Il salone biglietteria a levante venne trovato in condizioni di gravissimo dissesto: esso però non crollò forse a causa della rilevante inerzia del solaio cassettonato di copertura il quale, agendo come struttura cellulare, reagì con efficacia ai cedimenti di buona parte degli appoggi senza peraltro perdere la sua continuità.

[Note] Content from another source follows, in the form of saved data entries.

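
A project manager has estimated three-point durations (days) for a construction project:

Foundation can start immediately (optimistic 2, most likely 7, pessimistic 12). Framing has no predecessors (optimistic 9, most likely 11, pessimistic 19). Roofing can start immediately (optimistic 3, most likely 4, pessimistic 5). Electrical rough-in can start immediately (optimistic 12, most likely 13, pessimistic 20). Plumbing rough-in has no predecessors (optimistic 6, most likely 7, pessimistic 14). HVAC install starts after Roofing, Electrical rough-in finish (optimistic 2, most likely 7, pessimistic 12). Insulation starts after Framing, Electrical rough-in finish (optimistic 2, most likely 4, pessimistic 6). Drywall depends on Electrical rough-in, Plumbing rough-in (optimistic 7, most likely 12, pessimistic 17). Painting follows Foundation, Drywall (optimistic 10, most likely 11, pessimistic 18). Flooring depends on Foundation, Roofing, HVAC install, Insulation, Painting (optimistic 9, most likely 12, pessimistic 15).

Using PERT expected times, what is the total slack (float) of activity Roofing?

te_Foundation = (2 + 4·7 + 12)/6 = 42/6 = 7
te_Framing = (9 + 4·11 + 19)/6 = 72/6 = 12
te_Roofing = (3 + 4·4 + 5)/6 = 24/6 = 4
te_Electrical rough-in = (12 + 4·13 + 20)/6 = 84/6 = 14
te_Plumbing rough-in = (6 + 4·7 + 14)/6 = 48/6 = 8
te_HVAC install = (2 + 4·7 + 12)/6 = 42/6 = 7
te_Insulation = (2 + 4·4 + 6)/6 = 24/6 = 4
te_Drywall = (7 + 4·12 + 17)/6 = 72/6 = 12
te_Painting = (10 + 4·11 + 18)/6 = 72/6 = 12
te_Flooring = (9 + 4·12 + 15)/6 = 72/6 = 12

Forward pass:
ES_Foundation = 0; EF_Foundation = 7
ES_Framing = 0; EF_Framing = 12
ES_Roofing = 0; EF_Roofing = 4
ES_Electrical rough-in = 0; EF_Electrical rough-in = 14
ES_Plumbing rough-in = 0; EF_Plumbing rough-in = 8
ES_HVAC install = max(EF_Roofing=4, EF_Electrical rough-in=14) = 14; EF_HVAC install = 14+7 = 21
ES_Insulation = max(EF_Framing=12, EF_Electrical rough-in=14) = 14; EF_Insulation = 14+4 = 18
ES_Drywall = max(EF_Electrical rough-in=14, EF_Plumbing rough-in=8) = 14; EF_Drywall = 14+12 = 26
ES_Painting = max(EF_Foundation=7, EF_Drywall=26) = 26; EF_Painting = 26+12 = 38
ES_Flooring = max(EF_Foundation=7, EF_Roofing=4, EF_HVAC install=21, EF_Insulation=18, EF_Painting=38) = 38; EF_Flooring = 38+12 = 50
Expected project duration μ = 50 days. Critical path: Electrical rough-in → Drywall → Painting → Flooring.

Backward pass:
LF_Flooring = 50; LS_Flooring = 50−12 = 38
LF_Painting = LS_Flooring = 38; LS_Painting = 38−12 = 26
LF_Drywall = LS_Painting = 26; LS_Drywall = 26−12 = 14
LF_Insulation = LS_Flooring = 38; LS_Insulation = 38−4 = 34
LF_HVAC install = LS_Flooring = 38; LS_HVAC install = 38−7 = 31
LF_Plumbing rough-in = LS_Drywall = 14; LS_Plumbing rough-in = 14−8 = 6
LF_Electrical rough-in = min(LS_HVAC install=31, LS_Insulation=34, LS_Drywall=14) = 14; LS_Electrical rough-in = 14−14 = 0
LF_Roofing = min(LS_HVAC install=31, LS_Flooring=38) = 31; LS_Roofing = 31−4 = 27
LF_Framing = LS_Insulation = 34; LS_Framing = 34−12 = 22
LF_Foundation = min(LS_Painting=26, LS_Flooring=38) = 26; LS_Foundation = 26−7 = 19
Slack_Roofing = LS_Roofing − ES_Roofing = 27 − 0 = 27

27 days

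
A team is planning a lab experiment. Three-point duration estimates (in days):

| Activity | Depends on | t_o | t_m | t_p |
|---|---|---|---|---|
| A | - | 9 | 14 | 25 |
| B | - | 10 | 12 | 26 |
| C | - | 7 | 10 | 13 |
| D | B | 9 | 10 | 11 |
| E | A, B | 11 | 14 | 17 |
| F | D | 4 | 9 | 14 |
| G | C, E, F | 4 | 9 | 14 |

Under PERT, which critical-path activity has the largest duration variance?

te_A = (9 + 4·14 + 25)/6 = 90/6 = 15; σ²_A = ((25−9)/6)² = 7.111
te_B = (10 + 4·12 + 26)/6 = 84/6 = 14; σ²_B = ((26−10)/6)² = 7.111
te_C = (7 + 4·10 + 13)/6 = 60/6 = 10; σ²_C = ((13−7)/6)² = 1.000
te_D = (9 + 4·10 + 11)/6 = 60/6 = 10; σ²_D = ((11−9)/6)² = 0.111
te_E = (11 + 4·14 + 17)/6 = 84/6 = 14; σ²_E = ((17−11)/6)² = 1.000
te_F = (4 + 4·9 + 14)/6 = 54/6 = 9; σ²_F = ((14−4)/6)² = 2.778
te_G = (4 + 4·9 + 14)/6 = 54/6 = 9; σ²_G = ((14−4)/6)² = 2.778

Forward pass:
ES_A = 0; EF_A = 15
ES_B = 0; EF_B = 14
ES_C = 0; EF_C = 10
ES_D = 14; EF_D = 14+10 = 24
ES_E = max(EF_A=15, EF_B=14) = 15; EF_E = 15+14 = 29
ES_F = 24; EF_F = 24+9 = 33
ES_G = max(EF_C=10, EF_E=29, EF_F=33) = 33; EF_G = 33+9 = 42
Expected project duration μ = 42 days. Critical path: B → D → F → G.

Variances on critical path: σ²_B=7.111, σ²_D=0.111, σ²_F=2.778, σ²_G=2.778.
Largest is σ²_B = 7.111.

B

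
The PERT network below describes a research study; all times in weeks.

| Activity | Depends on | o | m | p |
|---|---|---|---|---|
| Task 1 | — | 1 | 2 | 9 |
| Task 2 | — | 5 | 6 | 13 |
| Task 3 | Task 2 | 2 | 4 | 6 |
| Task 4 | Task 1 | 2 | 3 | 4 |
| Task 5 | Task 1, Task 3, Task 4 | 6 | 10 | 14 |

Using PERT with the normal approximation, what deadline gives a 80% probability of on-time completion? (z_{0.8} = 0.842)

te_Task 1 = (1 + 4·2 + 9)/6 = 18/6 = 3; σ²_Task 1 = ((9−1)/6)² = 1.778
te_Task 2 = (5 + 4·6 + 13)/6 = 42/6 = 7; σ²_Task 2 = ((13−5)/6)² = 1.778
te_Task 3 = (2 + 4·4 + 6)/6 = 24/6 = 4; σ²_Task 3 = ((6−2)/6)² = 0.444
te_Task 4 = (2 + 4·3 + 4)/6 = 18/6 = 3; σ²_Task 4 = ((4−2)/6)² = 0.111
te_Task 5 = (6 + 4·10 + 14)/6 = 60/6 = 10; σ²_Task 5 = ((14−6)/6)² = 1.778

Forward pass:
ES_Task 1 = 0; EF_Task 1 = 3
ES_Task 2 = 0; EF_Task 2 = 7
ES_Task 3 = 7; EF_Task 3 = 7+4 = 11
ES_Task 4 = 3; EF_Task 4 = 3+3 = 6
ES_Task 5 = max(EF_Task 1=3, EF_Task 3=11, EF_Task 4=6) = 11; EF_Task 5 = 11+10 = 21
Expected project duration μ = 21 weeks. Critical path: Task 2 → Task 3 → Task 5.

Variance along critical path = 1.778 + 0.444 + 1.778 = 4.000; σ = 2.000 weeks.
D = μ + z·σ = 21 + 0.842·2.000 = 22.7 weeks

22.7 weeks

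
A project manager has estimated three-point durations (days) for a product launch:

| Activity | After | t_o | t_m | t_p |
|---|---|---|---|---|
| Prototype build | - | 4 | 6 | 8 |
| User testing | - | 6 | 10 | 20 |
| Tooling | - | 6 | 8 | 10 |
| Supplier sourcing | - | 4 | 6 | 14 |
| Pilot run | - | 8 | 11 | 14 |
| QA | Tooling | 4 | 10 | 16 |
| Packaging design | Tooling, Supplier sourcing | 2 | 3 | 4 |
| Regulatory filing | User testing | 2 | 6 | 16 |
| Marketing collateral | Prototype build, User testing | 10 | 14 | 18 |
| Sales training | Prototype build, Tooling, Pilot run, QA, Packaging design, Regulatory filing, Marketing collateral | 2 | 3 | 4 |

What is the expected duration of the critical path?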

Vi sono state, però, purtroppo alcune zone dell'edificio in cui le distruzioni sono state totali e per esse è stato provveduto alla totale ricostruzione.

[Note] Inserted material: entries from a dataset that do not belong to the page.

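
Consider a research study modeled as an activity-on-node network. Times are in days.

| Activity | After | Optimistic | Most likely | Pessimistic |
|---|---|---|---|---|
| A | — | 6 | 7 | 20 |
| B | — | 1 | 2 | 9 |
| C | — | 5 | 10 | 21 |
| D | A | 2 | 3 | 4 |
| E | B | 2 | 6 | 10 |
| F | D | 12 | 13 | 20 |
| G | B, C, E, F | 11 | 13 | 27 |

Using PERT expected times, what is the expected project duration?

te_A = (6 + 4·7 + 20)/6 = 54/6 = 9
te_B = (1 + 4·2 + 9)/6 = 18/6 = 3
te_C = (5 + 4·10 + 21)/6 = 66/6 = 11
te_D = (2 + 4·3 + 4)/6 = 18/6 = 3
te_E = (2 + 4·6 + 10)/6 = 36/6 = 6
te_F = (12 + 4·13 + 20)/6 = 84/6 = 14
te_G = (11 + 4·13 + 27)/6 = 90/6 = 15

Forward pass:
ES_A = 0; EF_A = 9
ES_B = 0; EF_B = 3
ES_C = 0; EF_C = 11
ES_D = 9; EF_D = 9+3 = 12
ES_E = 3; EF_E = 3+6 = 9
ES_F = 12; EF_F = 12+14 = 26
ES_G = max(EF_B=3, EF_C=11, EF_E=9, EF_F=26) = 26; EF_G = 26+15 = 41
Expected project duration μ = 41 days. Critical path: A → D → F → G.

41 days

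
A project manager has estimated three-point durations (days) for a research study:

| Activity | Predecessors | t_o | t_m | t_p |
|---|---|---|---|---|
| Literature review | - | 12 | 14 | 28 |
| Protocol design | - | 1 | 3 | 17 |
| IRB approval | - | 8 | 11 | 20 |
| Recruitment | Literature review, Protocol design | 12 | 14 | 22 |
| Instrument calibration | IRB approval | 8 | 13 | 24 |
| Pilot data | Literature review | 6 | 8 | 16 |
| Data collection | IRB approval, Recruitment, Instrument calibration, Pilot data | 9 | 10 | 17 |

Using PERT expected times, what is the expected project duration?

te_Literature review = (12 + 4·14 + 28)/6 = 96/6 = 16
te_Protocol design = (1 + 4·3 + 17)/6 = 30/6 = 5
te_IRB approval = (8 + 4·11 + 20)/6 = 72/6 = 12
te_Recruitment = (12 + 4·14 + 22)/6 = 90/6 = 15
te_Instrument calibration = (8 + 4·13 + 24)/6 = 84/6 = 14
te_Pilot data = (6 + 4·8 + 16)/6 = 54/6 = 9
te_Data collection = (9 + 4·10 + 17)/6 = 66/6 = 11

Forward pass:
ES_Literature review = 0; EF_Literature review = 16
ES_Protocol design = 0; EF_Protocol design = 5
ES_IRB approval = 0; EF_IRB approval = 12
ES_Recruitment = max(EF_Literature review=16, EF_Protocol design=5) = 16; EF_Recruitment = 16+15 = 31
ES_Instrument calibration = 12; EF_Instrument calibration = 12+14 = 26
ES_Pilot data = 16; EF_Pilot data = 16+9 = 25
ES_Data collection = max(EF_IRB approval=12, EF_Recruitment=31, EF_Instrument calibration=26, EF_Pilot data=25) = 31; EF_Data collection = 31+11 = 42
Expected project duration μ = 42 days. Critical path: Literature review → Recruitment → Data collection.

42 days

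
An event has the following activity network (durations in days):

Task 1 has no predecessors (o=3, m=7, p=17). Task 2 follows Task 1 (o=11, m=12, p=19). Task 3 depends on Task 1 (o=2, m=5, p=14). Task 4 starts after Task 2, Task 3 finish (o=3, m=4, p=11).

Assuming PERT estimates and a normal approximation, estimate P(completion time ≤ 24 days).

0.252

te_Task 1 = (3 + 4·7 + 17)/6 = 48/6 = 8; σ²_Task 1 = ((17−3)/6)² = 5.444
te_Task 2 = (11 + 4·12 + 19)/6 = 78/6 = 13; σ²_Task 2 = ((19−11)/6)² = 1.778
te_Task 3 = (2 + 4·5 + 14)/6 = 36/6 = 6; σ²_Task 3 = ((14−2)/6)² = 4.000
te_Task 4 = (3 + 4·4 + 11)/6 = 30/6 = 5; σ²_Task 4 = ((11−3)/6)² = 1.778

Forward pass:
ES_Task 1 = 0; EF_Task 1 = 8
ES_Task 2 = 8; EF_Task 2 = 8+13 = 21
ES_Task 3 = 8; EF_Task 3 = 8+6 = 14
ES_Task 4 = max(EF_Task 2=21, EF_Task 3=14) = 21; EF_Task 4 = 21+5 = 26
Expected project duration μ = 26 days. Critical path: Task 1 → Task 2 → Task 4.

Variance along critical path = 5.444 + 1.778 + 1.778 = 9.000; σ = √9.000 = 3.000 days.
Z = (24 − 26) / 3.000 = -0.667
P(T ≤ 24) = Φ(-0.667) ≈ 0.252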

I criterî tecnici che hanno informato il programma esecutivo dei restauri possono riassumersi come appresso:1) risanamento delle strutture che presentavano sezioni lesionate o parzializzate, ricostruendone le tratte compromesse, previe le debite assicurazioni e tenendo conto dei cedimenti delle puntellature nonché dei ritiri del conglomerato cementizio; 2) recupero dei cedimenti verticali e degli spostamenti orizzontali delle strutture solidali, trasformando - con opportuni tagli - le sezioni di incastro in cerniere virtuali; 3) particolare cura nello stabilire l'orientamento delle facce delle riprese fra le tratte recuperate ed i nuovi getti; 4) provvedimenti atti ad evitare, nelle operazioni di risanamento, distorsioni anche lievi dovute ai ritiri delle tratte ricostituite, ed a creare preliminarmente a mezzo di opportune manovre, ove necessario, distorsioni equivalenti inverse; 5) analisi diligente e sistematica delle conseguenze che le deformazioni sopportate dalle strutture potevano indurre nelle armature metalliche relative, intervenendo con aggiunte di ferri e con staffature supplementari quando nasceva il sospetto che fossero intervenuti stiramenti delle armature; 6) adozione di sistemi e sezioni nell'opera di assicurazione che evitassero rassetti di qualche rilievo: all'uopo, opportuno impiego di puntellature e sbadacchiature metalliche, opere provvisionali in muratura ed in cemento armato, e, per opere di risanamento più notevoli, ove necessario, impiego in sede opportuna di puntelli, martinetti idraulici o a vite, sia per realizzare le distorsioni equivalenti necessarie e sia per meglio osservare le strutture risanate nella delicata fase di disarmo.
Anche il grande bacino da carenaggio in costruzione nel porto di Napoli (v. in questa seconda App., I, p. 348) ha subìto gravissimi danni per effetto delle offese belliche, specie nel gran cassone e nelle attrezzature in aria compressa per l'esecuzione degli scavi e dei getti di calcestruzzo per la formazione della platea. Questi danni però sono stati riparati ed è stata ripresa la costruzione delle opere murarie mentre sono avviati gli studî esecutivi per la costruzione delle barche porta, degli impianti di esaurimento e di tutte le altre attrezzature complementari dell'imponente stazione di raddobbo, che darà al Mediterraneo la possibilità di accogliere i piroscafi di linea di lunghezza superiore a m. 280 e di poter mettere a secco le più grandi navi da guerra.